From Whitestone, he thus wrote to a friend in the summer of 1827: “There is a time for all things-and what I add, I add with seriousness; that to feel quiet,

and capable of enjoyment amidst trying circumstances, is one amongst the great items of goodness for which we are indebted to our Creator. Although I am not always cheery, yet I have a happy share of that chastened comfort which is perhaps as good for us as more brilliant things." In a letter to his wife in 1828, he writes: "I would not have thee cast down, for I do not think there is cause for being so. Not that there are no fears and no sorrows, but none that are allowed to agitate and alarm me, for myself or for thee. As to the matters of this world, I sometimes try to leave them. To live a day at a time, seems our present business; without over anxiety for greater enjoyment or brighter prospects, in temporals or spirituals either."

On returning to his home at Exeter, he assiduously continued the preparation of his "Essays," a great part of which, as well as his “Inquiry into the accordancy of War with the Principles of Christianity," were written in a little room adjoining his shop, subject to frequent interruptions from customers, in the midst of his most profound and engrossing thoughts.

Of the closing days of Jonathan Dymond, whose decease occurred on the 6th of Fifth month, 1828, at the age of thirty-one, his father, in a letter to Dr.
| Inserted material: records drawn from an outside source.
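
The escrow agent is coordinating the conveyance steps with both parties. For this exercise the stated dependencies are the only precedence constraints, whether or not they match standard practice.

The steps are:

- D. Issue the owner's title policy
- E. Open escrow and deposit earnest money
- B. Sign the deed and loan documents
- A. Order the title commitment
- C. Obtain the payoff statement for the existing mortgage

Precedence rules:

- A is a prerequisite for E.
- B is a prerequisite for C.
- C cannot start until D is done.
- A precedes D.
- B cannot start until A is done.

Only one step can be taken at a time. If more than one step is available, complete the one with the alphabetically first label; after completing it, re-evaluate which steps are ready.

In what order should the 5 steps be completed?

A is the only step with nothing outstanding, so it goes first.
B, D and E are all available; B has the earlier label → B.
Ready: D and E. D has the earlier label → D.
C and E are both available; C has the earlier label → C.
E is the only step now ready → E.

A, B, D, C, E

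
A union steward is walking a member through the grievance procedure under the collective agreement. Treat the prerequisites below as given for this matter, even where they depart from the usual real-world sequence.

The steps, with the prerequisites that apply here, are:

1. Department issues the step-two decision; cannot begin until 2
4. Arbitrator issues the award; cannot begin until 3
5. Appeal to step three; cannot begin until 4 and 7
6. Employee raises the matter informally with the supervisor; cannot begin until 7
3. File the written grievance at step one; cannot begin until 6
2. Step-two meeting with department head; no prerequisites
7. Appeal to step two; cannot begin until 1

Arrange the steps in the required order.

2 1 7 6 3 4 5

2 has no prerequisites → 2 first.
1 needed 2, now all done → 1.
7 is the only step now ready → 7.
6 needed 7, now all done → 6.
3 is the only step now ready → 3.
4 needed 3, now all done → 4.
Next only 5 has its prerequisites met → 5.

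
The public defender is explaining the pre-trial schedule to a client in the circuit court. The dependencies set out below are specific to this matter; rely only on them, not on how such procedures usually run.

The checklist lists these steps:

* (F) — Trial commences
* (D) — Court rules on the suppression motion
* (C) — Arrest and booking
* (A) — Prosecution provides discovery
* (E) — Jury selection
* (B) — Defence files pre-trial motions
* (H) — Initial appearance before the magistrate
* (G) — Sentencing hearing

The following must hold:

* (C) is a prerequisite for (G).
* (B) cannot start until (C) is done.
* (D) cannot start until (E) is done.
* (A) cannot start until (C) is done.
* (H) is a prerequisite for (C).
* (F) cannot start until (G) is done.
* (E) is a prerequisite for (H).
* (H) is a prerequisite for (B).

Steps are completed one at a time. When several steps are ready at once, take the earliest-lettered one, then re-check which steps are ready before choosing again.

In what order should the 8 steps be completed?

(E) → (D) → (H) → (C) → (A) → (B) → (G) → (F)

(E) is the only step with nothing outstanding, so it goes first.
(D) and (H) are both available; (D) has the earlier label → (D).
(H) is the only step now ready → (H).
(C) is the only step now ready → (C).
(A), (B) and (G) are all available; (A) has the earlier label → (A).
Now (B) and (G) have their prerequisites met. (B) has the earlier label, so (B) next.
(G) is the only step now ready → (G).
(F) needed (G), now all done → (F).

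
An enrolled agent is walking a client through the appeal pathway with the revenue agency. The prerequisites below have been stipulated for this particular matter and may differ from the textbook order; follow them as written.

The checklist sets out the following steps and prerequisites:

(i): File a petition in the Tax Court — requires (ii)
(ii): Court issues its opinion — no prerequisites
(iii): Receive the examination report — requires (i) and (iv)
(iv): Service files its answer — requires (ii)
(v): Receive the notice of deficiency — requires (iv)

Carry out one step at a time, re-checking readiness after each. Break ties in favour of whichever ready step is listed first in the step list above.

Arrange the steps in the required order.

(ii), (i), (iv), (iii), (v)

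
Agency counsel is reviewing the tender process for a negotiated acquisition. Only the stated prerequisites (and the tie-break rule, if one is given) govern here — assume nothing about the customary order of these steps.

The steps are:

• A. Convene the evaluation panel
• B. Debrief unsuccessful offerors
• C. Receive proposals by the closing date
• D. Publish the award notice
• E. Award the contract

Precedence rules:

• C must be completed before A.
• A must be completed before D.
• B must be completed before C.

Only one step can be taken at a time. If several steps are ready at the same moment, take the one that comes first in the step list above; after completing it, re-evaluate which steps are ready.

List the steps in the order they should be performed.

B, C, A, D, E

B and E have no prerequisites; B is listed earlier, so B is first.
Ready: C and E. C is listed earlier → C.
A and E are both available; A is listed earlier → A.
D now also ready, so the ready set is {D, E}; D is listed earlier → D.
E is the only step now ready → E.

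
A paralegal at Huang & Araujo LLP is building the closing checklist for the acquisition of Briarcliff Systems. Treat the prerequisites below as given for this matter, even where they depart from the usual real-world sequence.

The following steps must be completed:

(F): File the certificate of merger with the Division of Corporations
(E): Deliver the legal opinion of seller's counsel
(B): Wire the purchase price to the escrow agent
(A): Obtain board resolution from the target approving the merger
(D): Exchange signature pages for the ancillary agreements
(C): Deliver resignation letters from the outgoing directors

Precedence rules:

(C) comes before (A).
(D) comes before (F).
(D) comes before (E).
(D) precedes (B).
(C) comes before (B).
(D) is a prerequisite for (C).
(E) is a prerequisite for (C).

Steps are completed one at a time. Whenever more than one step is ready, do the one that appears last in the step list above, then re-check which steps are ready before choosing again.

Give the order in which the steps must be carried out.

(D) is the only step with nothing outstanding, so it goes first.
Now (E) and (F) have their prerequisites met. (E) is listed later, so (E) next.
(C) now also ready, so the ready set is {(C), (F)}; (C) is listed later → (C).
(A) and (B) now also ready, so the ready set is {(A), (B), (F)}; (A) is listed later → (A).
Ready: (B) and (F). (B) is listed later → (B).
That leaves (F) as the only ready step → (F).

(D) (E) (C) (A) (B) (F)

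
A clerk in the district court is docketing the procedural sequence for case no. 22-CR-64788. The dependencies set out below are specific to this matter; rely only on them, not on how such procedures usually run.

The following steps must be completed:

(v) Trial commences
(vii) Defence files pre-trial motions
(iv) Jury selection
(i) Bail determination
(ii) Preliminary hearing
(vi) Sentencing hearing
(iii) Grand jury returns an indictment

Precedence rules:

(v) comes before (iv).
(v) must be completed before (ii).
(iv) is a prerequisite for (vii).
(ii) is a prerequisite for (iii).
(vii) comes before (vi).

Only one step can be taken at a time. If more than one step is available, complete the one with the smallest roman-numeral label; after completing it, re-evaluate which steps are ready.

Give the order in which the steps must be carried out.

(i), (v), (ii), (iii), (iv), (vii), (vi)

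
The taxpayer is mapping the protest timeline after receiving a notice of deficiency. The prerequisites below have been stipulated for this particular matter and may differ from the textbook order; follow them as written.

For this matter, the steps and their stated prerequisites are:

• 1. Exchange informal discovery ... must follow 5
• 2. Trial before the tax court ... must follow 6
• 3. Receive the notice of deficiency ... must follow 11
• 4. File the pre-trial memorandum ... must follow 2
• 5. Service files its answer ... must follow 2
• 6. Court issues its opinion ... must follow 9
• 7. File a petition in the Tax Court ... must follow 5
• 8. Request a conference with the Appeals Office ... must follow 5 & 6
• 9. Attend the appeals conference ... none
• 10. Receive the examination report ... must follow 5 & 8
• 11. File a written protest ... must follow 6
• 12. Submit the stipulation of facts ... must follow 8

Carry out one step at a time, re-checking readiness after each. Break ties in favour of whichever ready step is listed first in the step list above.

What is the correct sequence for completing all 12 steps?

9, 6, 2, 4, 5, 1, 7, 8, 10, 11, 3, 12

9 has no prerequisites → 9 first.
6 needed 9, now all done → 6.
Now 2 and 11 have their prerequisites met. 2 is listed earlier, so 2 next.
4, 5 and 11 are all available; 4 is listed earlier → 4.
Now 5 and 11 have their prerequisites met. 5 is listed earlier, so 5 next.
1, 7 and 8 now also ready, so the ready set is {1, 7, 8, 11}; 1 is listed earlier → 1.
Now 7, 8 and 11 have their prerequisites met. 7 is listed earlier, so 7 next.
8 and 11 are both available; 8 is listed earlier → 8.
Now 10, 11 and 12 have their prerequisites met. 10 is listed earlier, so 10 next.
11 and 12 are both available; 11 is listed earlier → 11.
Now 3 and 12 have their prerequisites met. 3 is listed earlier, so 3 next.
Next only 12 has its prerequisites met → 12.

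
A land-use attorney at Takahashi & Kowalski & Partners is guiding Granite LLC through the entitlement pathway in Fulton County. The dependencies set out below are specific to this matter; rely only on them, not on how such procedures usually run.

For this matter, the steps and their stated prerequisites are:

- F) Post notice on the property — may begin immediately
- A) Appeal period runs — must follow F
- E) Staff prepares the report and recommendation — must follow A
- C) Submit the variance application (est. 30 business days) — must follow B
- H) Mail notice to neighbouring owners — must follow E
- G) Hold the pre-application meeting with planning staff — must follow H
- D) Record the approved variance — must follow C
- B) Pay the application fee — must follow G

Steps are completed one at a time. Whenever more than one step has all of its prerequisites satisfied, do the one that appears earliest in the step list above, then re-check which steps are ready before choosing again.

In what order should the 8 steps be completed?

F A E H G B C D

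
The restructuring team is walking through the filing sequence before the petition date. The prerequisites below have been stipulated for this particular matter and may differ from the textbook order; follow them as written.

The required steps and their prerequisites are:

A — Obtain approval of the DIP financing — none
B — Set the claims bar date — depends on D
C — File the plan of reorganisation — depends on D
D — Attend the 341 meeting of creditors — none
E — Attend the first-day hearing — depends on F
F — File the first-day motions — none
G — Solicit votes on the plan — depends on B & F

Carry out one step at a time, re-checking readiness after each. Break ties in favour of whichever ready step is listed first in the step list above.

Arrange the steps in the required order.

A → D → B → C → F → E → G

Nothing is required for A, D and F. A is listed earlier → A first.
D and F are both available; D is listed earlier → D.
Now B, C and F have their prerequisites met. B is listed earlier, so B next.
Now C and F have their prerequisites met. C is listed earlier, so C next.
That leaves F as the only ready step → F.
E and G are both available; E is listed earlier → E.
G needed B and F, now all done → G.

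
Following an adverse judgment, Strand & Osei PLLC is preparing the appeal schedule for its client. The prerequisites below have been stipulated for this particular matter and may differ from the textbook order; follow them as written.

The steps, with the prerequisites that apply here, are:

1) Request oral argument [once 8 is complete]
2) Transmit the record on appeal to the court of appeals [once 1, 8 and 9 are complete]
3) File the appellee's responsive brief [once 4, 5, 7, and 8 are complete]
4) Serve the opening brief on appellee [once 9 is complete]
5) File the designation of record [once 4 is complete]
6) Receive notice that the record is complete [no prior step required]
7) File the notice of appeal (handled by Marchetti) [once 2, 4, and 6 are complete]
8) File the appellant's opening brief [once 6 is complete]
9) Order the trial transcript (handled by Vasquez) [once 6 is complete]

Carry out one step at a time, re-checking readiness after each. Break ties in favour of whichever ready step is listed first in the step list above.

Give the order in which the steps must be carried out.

6, 8, 1, 9, 2, 4, 5, 7, 3

6 has no prerequisites → 6 first.
Ready: 8 and 9. 8 is listed earlier → 8.
1 now also ready, so the ready set is {1, 9}; 1 is listed earlier → 1.
9 is the only step now ready → 9.
Ready: 2 and 4. 2 is listed earlier → 2.
Next only 4 has its prerequisites met → 4.
Ready: 5 and 7. 5 is listed earlier → 5.
Next only 7 has its prerequisites met → 7.
Next only 3 has its prerequisites met → 3.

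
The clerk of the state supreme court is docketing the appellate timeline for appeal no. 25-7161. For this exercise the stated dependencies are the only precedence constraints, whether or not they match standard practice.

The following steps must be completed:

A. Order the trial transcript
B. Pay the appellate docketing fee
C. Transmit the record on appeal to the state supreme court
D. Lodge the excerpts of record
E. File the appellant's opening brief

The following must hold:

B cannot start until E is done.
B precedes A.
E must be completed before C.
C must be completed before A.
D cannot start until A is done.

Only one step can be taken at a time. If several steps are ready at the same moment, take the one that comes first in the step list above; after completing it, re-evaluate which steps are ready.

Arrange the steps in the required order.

E, B, C, A, D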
Hancock, writes: "Through the merciful regard of our Holy Head and High Priest, I believe I may venture to say that his mind was kept in perfect peace, and that he was favored while living to experience a foretaste of that state of blessedness into which I dare not doubt his being entered.”

The year 1828 proved one of sore bereavement to the family of John Dymond. The letter from him, above referred to, records the death of his daughter, the 8th of Third mo.; his son George, the 24th of Fourth mo.; and Jonathan Dymond, as already stated, the 6th of Fifth mo. "So," the stricken father continues, "in

rather less than two months, I have had to experience the loss of three of my children, near and dear to me, not only by the ties of nature, but additionally so, as they were all of them eminently favored with the precious influence of Heavenly love, and concerned in no ordinary degree to live in the fear of Him who called them to virtue, and who, I humbly trust, has received them into glory."

To the close of his well-spent life, Jonathan Dymond bore with remarkable patience and serenity the sufferings and privations attending his failing health. He displayed an entire resignation to the Divine will and a childlike trust in his Heavenly Father, while he was by no means a stranger to that spiritual communion with God, which is the sacred privilege of the true Christian. His estimate of his own religious attainments was exceedingly humble, and on his death-bed he evidenced a deep conviction of that great truth referred to in the concluding words of his "Essays," namely, that the only foundation of our hope for eternity is the mercy of God, "through the redemption that is in Christ Jesus."

NOTE.-In preparing the foregoing sketch the compiler has drawn largely upon, and used freely, a brief biography of Jonathan Dymond which precedes the American edition of his Essays, published in New York, in 1834. The passing reference to his wife, Anna Dymond, is taken from a short memorial contained in the "Annual Monitor," for 1850.